À la mémoire de Cocò : le chien décédé dans des souffrances sans précédent aux mains d'un ancien vétérinaire, actuellement en procès

Nouvelle audience dans le procès pénal contre un ancien vétérinaire, déjà définitivement reconnu coupable de cruauté envers les animaux. Parmi ses victimes se trouvait le chien Cocò, décédé après des mois d'agonie.

Il y a des histoires qui suscitent une forte colère à la simple pensée qu'un animal, passé entre les mains de ceux qui devraient en prendre soin alors qu'il portait une fois une blouse de laboratoire, peut mourir lentement, dans l'agonie. C'est ce qui est arrivé à un chien nommé Cocò.

C'est en 2021 que Cocò a été soumis à une chirurgie « à domicile ». Elle a été réalisée par un ancien vétérinaire, immédiatement radié de l'Ordre en 2015 pour maltraitance et mise à mort d'animaux ainsi que violences sexuelles.

En 2017, l'homme a finalement été reconnu coupable de ces crimes, mais a continué à « soigner » des animaux même s'il avait été radié du registre. Cocò a été sa victime et sa famille a été la première à témoigner.

Le chien a été stérilisé sur la table de la cuisine de la maison voisine, les points que l'animal a déchirés ont été cousus dans la rue sans anesthésie. Bien que son état ne montre aucun signe d’amélioration après l’opération, le vétérinaire ne lui a recommandé aucun médicament.

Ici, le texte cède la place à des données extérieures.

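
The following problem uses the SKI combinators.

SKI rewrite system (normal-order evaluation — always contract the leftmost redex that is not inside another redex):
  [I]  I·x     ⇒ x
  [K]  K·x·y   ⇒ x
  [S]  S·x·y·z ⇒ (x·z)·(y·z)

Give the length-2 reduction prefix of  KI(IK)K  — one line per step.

Answer: after 2 steps: K

Working:
  start: KI(IK)K
  step 1: IK
  step 2: K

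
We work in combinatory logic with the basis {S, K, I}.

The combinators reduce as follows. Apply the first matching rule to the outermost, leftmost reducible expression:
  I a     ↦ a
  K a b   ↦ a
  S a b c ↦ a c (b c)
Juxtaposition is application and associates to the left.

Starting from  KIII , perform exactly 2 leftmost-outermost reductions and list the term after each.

  start: KIII
  →1  II
  →2  I

Answer: after 2 steps: I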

Pas d'antibiotiques, pas d'analgésiques et Cocò s'est envolé sur le pont, dans de longues et atroces souffrances. La terrible histoire a été suivie par LAV. Cependant, l'intervention d'une clinique composée de vrais professionnels, affiliés à l'association, n'a servi à rien.

L'état de Coco était épouvantable. Le chien est décédé 4 mois plus tard des suites d'une infection interne. Au fil du temps, le représentant de la section Oltrepò Pavese a rassemblé des preuves de l'exercice abusif de la profession de médecin vétérinaire.

L'affaire a été portée à l'attention de la police et le procès pénal a été ouvert devant le tribunal de Pavie. À la lumière de la nouvelle audience, LAV continue de se constituer partie civile et de demander une peine exemplaire, dénonçant l'agonie de Cocò.

Pour l'association protectionniste, le comportement de l'ancien vétérinaire est très grave et doublement scandaleux. L'homme aurait profité de la disponibilité économique limitée des propriétaires d'animaux, qui, en désespoir de cause, lui confiaient leurs animaux.

Mais au lieu de guérir, ces animaux ont été soumis à des tortures indescriptibles, comme le confirment les enquêtes. La torture met en évidence non seulement la dangerosité du sujet, mais l'urgence d'intervenir avec des contrôles par les services vétérinaires et des services plus accessibles.